Avant de raconter des histoires, le cinéma est avant tout un art qui s’adresse à l’œil. Avec le documentaire Labrecque, une caméra pour la mémoire (2017) qui sortira en salles le 12 janvier, le directeur de la photographie et réalisateur québécois Michel La Veaux (Le Démantèlement (2013), Le Vendeur (2011), Ce qu’il faut pour vivre (2008)) rend hommage au cameraman québécois qui a aiguisé l’acuité visuelle de notre cinéma.
60 cycles, Jean-Claude Labrecque, offert par l’Office national du film du Canada
Avant que le commun des mortels n’ait qu’à peser sur un bouton sur son téléphone intelligent pour faire une vidéo, des peintres aux cinéastes en passant par la «camera oscura» de la photographie, un long défrichage d’essais et erreurs a été effectué. Quand les frères Lumière ont été en mesure de capter l’image en mouvement, ils ont fait le tour du monde pour filmer et projeter ce qu’ils ont filmé faisant escale à Montréal le 27 juin 1896. «Si j’avais voulu devenir un grand cameraman, je serais allé étudier en France ou aux États-Unis», affirme Jean-Claude Labrecque rappelant que des pays influents ont tenté et tentent encore de dicter au reste du monde comment on doit montrer, voire représenter.
Il est toujours intéressant d’assister à ces débats sur la représentation des minorités au cinéma. Comme si les cinéastes d’ici, en plus d’en arracher à trouver du financement, devaient répondre à des quotas basés sur le multiculturalisme canadien, alors que peu de gens ne critiquent le cinéma américain qui nous écrase en diffusant racisme et violence gratuite.
Allant de pair avec les autres cinémas nationaux, le cinéma québécois est un cinéma qui parle de «nous autres mêmes» qui s’est forgé pendant les trente glorieuses. Ce moment d’émancipation du tiers-monde, une période où l’écart entre riches et pauvres était à son plus bas. Que l’on visionne les premiers films de Pierre Falardeau, de Denys Arcand ou de Gilles Carle, on retrouve la même volonté d’échapper à l’hégémonie américano-soviétique afin de se réapproprier son image.

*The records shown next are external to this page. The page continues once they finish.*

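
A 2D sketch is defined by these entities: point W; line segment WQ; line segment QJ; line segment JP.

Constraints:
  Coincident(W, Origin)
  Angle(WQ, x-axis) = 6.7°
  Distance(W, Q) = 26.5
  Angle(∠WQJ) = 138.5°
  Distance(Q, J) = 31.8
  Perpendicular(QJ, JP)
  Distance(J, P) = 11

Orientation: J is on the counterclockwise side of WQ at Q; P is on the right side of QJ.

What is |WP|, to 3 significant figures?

59.0

∠WQJ = 138.5°, so QJ runs at 6.7° + (180° − 138.5°) = 48.2° from the x-axis; with |QJ| = 31.8, J = Q + 31.8·(cos 48.2°, sin 48.2°) = (47.5, 26.8). QJ ⟂ JP; with |JP| = 11.0 on the right of QJ, P = J + 11.0·(0.745, -0.667) = (55.7, 19.5). Then |WP| = |P − W| = 59.0.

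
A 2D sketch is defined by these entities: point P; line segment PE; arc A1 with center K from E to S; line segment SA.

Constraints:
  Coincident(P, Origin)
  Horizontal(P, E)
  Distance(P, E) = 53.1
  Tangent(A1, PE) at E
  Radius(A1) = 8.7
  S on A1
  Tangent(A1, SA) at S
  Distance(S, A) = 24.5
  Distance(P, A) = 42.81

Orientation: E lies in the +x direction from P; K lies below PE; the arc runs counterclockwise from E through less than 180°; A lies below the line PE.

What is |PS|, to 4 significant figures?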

Jean-Claude Labrecque joue le rôle du caméraman avec un grand «C» dans cette effervescence culturelle, au point de réaliser ses propres films. Le documentaire Labrecque, une caméra pour la mémoire (2017) est en fait une longue entrevue avec celui qui se qualifie de « taiseux », qui restait muet pendant les tournages du Chat dans le sac de Gilles Groulx (1964) et de La vie heureuse de Léopold Z (1965) de Gilles Carle jusqu’à ce qu’on lui demande de filmer. Silencieux, mais observateur.
À l’assaut
Ayant reçu le mandat de capter La visite du général de Gaulle au Québec (1967) avec une équipe de caméramans, le projet prend des tournures de guérilla optique. À l’aide de contacts, ils font arrêter le navire Colbert pour y embarquer et filmer le salut au sifflet, Labrecque filme à partir de la voiture transportant le ministre et le général et un autre caméraman est perché sur un hélicoptère qui survole le cortège lors du trajet Québec-Montréal.

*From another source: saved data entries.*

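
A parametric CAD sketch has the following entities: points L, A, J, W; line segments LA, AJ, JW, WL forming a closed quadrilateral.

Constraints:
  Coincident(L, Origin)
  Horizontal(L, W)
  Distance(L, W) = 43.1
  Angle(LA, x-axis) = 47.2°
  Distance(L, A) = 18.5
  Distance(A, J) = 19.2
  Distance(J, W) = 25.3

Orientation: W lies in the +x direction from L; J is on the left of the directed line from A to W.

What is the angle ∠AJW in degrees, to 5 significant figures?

96.360°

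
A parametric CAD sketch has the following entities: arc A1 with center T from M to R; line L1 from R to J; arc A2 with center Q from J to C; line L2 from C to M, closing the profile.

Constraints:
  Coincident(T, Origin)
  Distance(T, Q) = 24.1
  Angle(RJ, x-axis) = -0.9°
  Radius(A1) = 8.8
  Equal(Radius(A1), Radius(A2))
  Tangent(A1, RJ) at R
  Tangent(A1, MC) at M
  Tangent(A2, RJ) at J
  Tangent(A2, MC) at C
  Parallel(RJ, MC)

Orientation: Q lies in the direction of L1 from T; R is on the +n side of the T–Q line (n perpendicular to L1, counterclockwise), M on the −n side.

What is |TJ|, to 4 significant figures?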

Labrecque raconte aussi qu’il s’était « enfargé » dans un téléobjectif de grande taille, une lentille que l’on installe au bout de la caméra. En fait, il s’agissait du type de lentille que la NASA utilisait pour filmer les départs de fusées. Ce technicien astucieux et inventif a utilisé ce grand-angle pour filmer le 11e tour cycliste du Saint-Laurent dans 60 Cycles (1965). Cette expérimentation l’a conduit vers le cinéma expérimental, puis vers la captation du Décathlon des Jeux olympiques de Montréal, suivant un athlète américain pressenti pour remporter l’épreuve.
Dans un autre registre, Labrecque a capté les deux nuits de la poésie en 1970 et en 1980. Il fait la rencontre de la jeune poète Marie Uguay atteinte d’une maladie grave avec laquelle il fait un film émouvant et intimiste. Pour atteindre cette proximité lors du tournage de À hauteur d’homme (2003), le caméraman explique qu’il a dû lutter contre l’équipe du premier ministre du Québec, Bernard Landry pour se tailler une place.
Si le cameraman Jean-Claude Labrecque a filmé des images pour la postérité, malheureusement, le réalisateur du documentaire n’a pas son talent. Michel La Veaux a entrecoupé une entrevue intéressante avec des intermèdes mettant en scène le caméraman roulant dans une décapotable ou manipulant de grosses caméras avec une musique pour magnifier le moment. Ces scènes qui grugent de la pellicule ne font qu’alourdir une forme pas audacieuse.
Insérer dans un gros cadre doré avec fioritures, noir gras pardon, l’œuvre d’un artiste de la transparence n’est pas la meilleure trouvaille. Dommage.